In the latest incident, a woman died after falling 50 metres from McKenzie’s lookout in the Moreton State Conservation Area west of Nowra on the NSW south coast. Witnesses confirmed the fall was an accident.
Back in 2019, it is understood a 13-year-old boy slipped and fell to his death at the same lookout. But the issue of safety at popular – but rugged – spots is not one restricted to one particular location.
Earlier this year, a woman in her 50s was carried to safety by rescue crews after falling from a ledge at Dales Gorge in WA’s remote Karijini National Park.
Back in February, a 22-year-old man fell to his death from Gibraltar Falls in the ACT’s Namadgi National Park.
Just a week earlier, a 19-year-old man fell to his death while walking across rocks in front of the same falls.
And last year, a 58-year-old woman fell more than 40 metres to her death from the top of a waterfall in Far North Queensland.

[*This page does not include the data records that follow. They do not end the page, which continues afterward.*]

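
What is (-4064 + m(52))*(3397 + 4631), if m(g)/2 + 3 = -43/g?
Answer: -424934082/13 ≈ -3.2687e+7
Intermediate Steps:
m(g) = -6 - 86/g (m(g) = -6 + 2*(-43/g) = -6 - 86/g)
(-4064 + m(52))*(3397 + 4631) = (-4064 + (-6 - 86/52))*(3397 + 4631) = (-4064 + (-6 - 86*1/52))*8028 = (-4064 + (-6 - 43/26))*8028 = (-4064 - 199/26)*8028 = -105863/26*8028 = -424934082/13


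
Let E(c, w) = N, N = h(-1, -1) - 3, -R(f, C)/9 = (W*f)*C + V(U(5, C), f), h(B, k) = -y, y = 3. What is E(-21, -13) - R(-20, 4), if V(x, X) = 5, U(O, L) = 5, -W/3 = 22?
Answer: 47559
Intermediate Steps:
W = -66 (W = -3*22 = -66)
h(B, k) = -3 (h(B, k) = -1*3 = -3)
R(f, C) = -45 + 594*C*f (R(f, C) = -9*((-66*f)*C + 5) = -9*(-66*C*f + 5) = -9*(5 - 66*C*f) = -45 + 594*C*f)
N = -6 (N = -3 - 3 = -6)
E(c, w) = -6
E(-21, -13) - R(-20, 4) = -6 - (-45 + 594*4*(-20)) = -6 - (-45 - 47520) = -6 - 1*(-47565) = -6 + 47565 = 47559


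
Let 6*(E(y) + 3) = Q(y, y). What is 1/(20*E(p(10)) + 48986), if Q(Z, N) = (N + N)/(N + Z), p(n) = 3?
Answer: 3/146788 ≈ 2.0438e-5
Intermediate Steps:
Q(Z, N) = 2*N/(N + Z) (Q(Z, N) = (2*N)/(N + Z) = 2*N/(N + Z))
E(y) = -17/6 (E(y) = -3 + (2*y/(y + y))/6 = -3 + (2*y/((2*y)))/6 = -3 + (2*y*(1/(2*y)))/6 = -3 + (1/6)*1 = -3 + 1/6 = -17/6)
1/(20*E(p(10)) + 48986) = 1/(20*(-17/6) + 48986) = 1/(-170/3 + 48986) = 1/(146788/3) = 3/146788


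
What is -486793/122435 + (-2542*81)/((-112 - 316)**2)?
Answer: -57191150141/11214066520 ≈ -5.0999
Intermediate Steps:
-486793/122435 + (-2542*81)/((-112 - 316)**2) = -486793*1/122435 - 205902/((-428)**2) = -486793/122435 - 205902/183184 = -486793/122435 - 205902*1/183184 = -486793/122435 - 102951/91592 = -57191150141/11214066520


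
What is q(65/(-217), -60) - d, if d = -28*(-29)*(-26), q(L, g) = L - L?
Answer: 21112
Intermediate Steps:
q(L, g) = 0
d = -21112 (d = 812*(-26) = -21112)
q(65/(-217), -60) - d = 0 - 1*(-21112) = 0 + 21112 = 21112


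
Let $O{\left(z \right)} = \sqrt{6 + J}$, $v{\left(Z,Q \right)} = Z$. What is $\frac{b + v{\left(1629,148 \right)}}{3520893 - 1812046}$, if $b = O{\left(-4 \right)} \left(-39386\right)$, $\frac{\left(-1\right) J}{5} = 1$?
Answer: $- \frac{37757}{1708847} \approx -0.022095$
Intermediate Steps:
$J = -5$ ($J = \left(-5\right) 1 = -5$)
$O{\left(z \right)} = 1$ ($O{\left(z \right)} = \sqrt{6 - 5} = \sqrt{1} = 1$)
$b = -39386$ ($b = 1 \left(-39386\right) = -39386$)
$\frac{b + v{\left(1629,148 \right)}}{3520893 - 1812046} = \frac{-39386 + 1629}{3520893 - 1812046} = - \frac{37757}{1708847}$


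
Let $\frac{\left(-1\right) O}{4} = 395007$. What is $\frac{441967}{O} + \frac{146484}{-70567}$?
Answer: $- \frac{262637106841}{111497835876} \approx -2.3555$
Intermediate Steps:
$O = -1580028$ ($O = \left(-4\right) 395007 = -1580028$)
$\frac{441967}{O} + \frac{146484}{-70567} = \frac{441967}{-1580028} + \frac{146484}{-70567} = 441967 \left(- \frac{1}{1580028}\right) + 146484 \left(- \frac{1}{70567}\right) = - \frac{441967}{1580028} - \frac{146484}{70567} = - \frac{262637106841}{111497835876}$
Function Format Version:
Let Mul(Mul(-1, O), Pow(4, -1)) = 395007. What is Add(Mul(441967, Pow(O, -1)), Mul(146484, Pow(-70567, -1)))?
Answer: Rational(-262637106841, 111497835876) ≈ -2.3555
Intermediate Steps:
O = -1580028 (O = Mul(-4, 395007) = -1580028)
Add(Mul(441967, Pow(O, -1)), Mul(146484, Pow(-70567, -1))) = Add(Mul(441967, Pow(-1580028, -1)), Mul(146484, Pow(-70567, -1))) = Add(Mul(441967, Rational(-1, 1580028)), Mul(146484, Rational(-1, 70567))) = Add(Rational(-441967, 1580028), Rational(-146484, 70567)) = Rational(-262637106841, 111497835876)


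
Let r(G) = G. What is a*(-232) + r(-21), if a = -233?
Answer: 54035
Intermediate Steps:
a*(-232) + r(-21) = -233*(-232) - 21 = 54056 - 21 = 54035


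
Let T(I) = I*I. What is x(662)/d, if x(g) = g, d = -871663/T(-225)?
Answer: -33513750/871663 ≈ -38.448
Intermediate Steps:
T(I) = I**2
d = -871663/50625 (d = -871663/((-225)**2) = -871663/50625 ≈ -17.218)
x(662)/d = 662/(-871663/50625) = 662*(-50625/871663) = -33513750/871663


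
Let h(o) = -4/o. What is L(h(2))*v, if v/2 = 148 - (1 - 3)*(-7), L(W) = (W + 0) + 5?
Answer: 804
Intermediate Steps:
L(W) = 5 + W (L(W) = W + 5 = 5 + W)
v = 268 (v = 2*(148 - (1 - 3)*(-7)) = 2*(148 - (-2)*(-7)) = 2*(148 - 1*14) = 2*(148 - 14) = 2*134 = 268)
L(h(2))*v = (5 - 4/2)*268 = (5 - 4*½)*268 = (5 - 2)*268 = 3*268 = 804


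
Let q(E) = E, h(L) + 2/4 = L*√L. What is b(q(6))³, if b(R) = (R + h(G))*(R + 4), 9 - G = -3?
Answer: 28678375 + 43650000*√3 ≈ 1.0428e+8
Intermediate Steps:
G = 12 (G = 9 - 1*(-3) = 9 + 3 = 12)
h(L) = -½ + L^(3/2) (h(L) = -½ + L*√L = -½ + L^(3/2))
b(R) = (4 + R)*(-½ + R + 24*√3) (b(R) = (R + (-½ + 12^(3/2)))*(R + 4) = (R + (-½ + 24*√3))*(4 + R) = (-½ + R + 24*√3)*(4 + R) = (4 + R)*(-½ + R + 24*√3))
b(q(6))³ = (-2 + 6² + 96*√3 + (7/2)*6 + 24*6*√3)³ = (-2 + 36 + 96*√3 + 21 + 144*√3)³ = (55 + 240*√3)³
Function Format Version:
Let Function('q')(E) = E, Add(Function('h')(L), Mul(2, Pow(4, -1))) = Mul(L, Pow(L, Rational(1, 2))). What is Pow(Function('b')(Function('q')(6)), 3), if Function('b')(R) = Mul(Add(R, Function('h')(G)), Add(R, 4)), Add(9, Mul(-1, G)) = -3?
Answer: Add(28678375, Mul(43650000, Pow(3, Rational(1, 2)))) ≈ 1.0428e+8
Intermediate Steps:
G = 12 (G = Add(9, Mul(-1, -3)) = Add(9, 3) = 12)
Function('h')(L) = Add(Rational(-1, 2), Pow(L, Rational(3, 2))) (Function('h')(L) = Add(Rational(-1, 2), Mul(L, Pow(L, Rational(1, 2)))) = Add(Rational(-1, 2), Pow(L, Rational(3, 2))))
Function('b')(R) = Mul(Add(4, R), Add(Rational(-1, 2), R, Mul(24, Pow(3, Rational(1, 2))))) (Function('b')(R) = Mul(Add(R, Add(Rational(-1, 2), Pow(12, Rational(3, 2)))), Add(R, 4)) = Mul(Add(R, Add(Rational(-1, 2), Mul(24, Pow(3, Rational(1, 2))))), Add(4, R)) = Mul(Add(Rational(-1, 2), R, Mul(24, Pow(3, Rational(1, 2)))), Add(4, R)) = Mul(Add(4, R), Add(Rational(-1, 2), R, Mul(24, Pow(3, Rational(1, 2))))))
Pow(Function('b')(Function('q')(6)), 3) = Pow(Add(-2, Pow(6, 2), Mul(96, Pow(3, Rational(1, 2))), Mul(Rational(7, 2), 6), Mul(24, 6, Pow(3, Rational(1, 2)))), 3) = Pow(Add(-2, 36, Mul(96, Pow(3, Rational(1, 2))), 21, Mul(144, Pow(3, Rational(1, 2)))), 3) = Pow(Add(55, Mul(240, Pow(3, Rational(1, 2)))), 3)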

The NSW National Parks and Wildlife Service has previously said nobody wants to see national parks filled with obtrusive fences, but sometimes it has little choice.
“Before people enter dangerous areas such as cliff tops and tidal rock shelves, we urge them to think about the consequences of their actions,” said an NPWS spokesperson. “Safety is also a personal responsibility and park management encourages visitors to be aware of their own physical abilities and experience when deciding on which activities to undertake in our national parks.”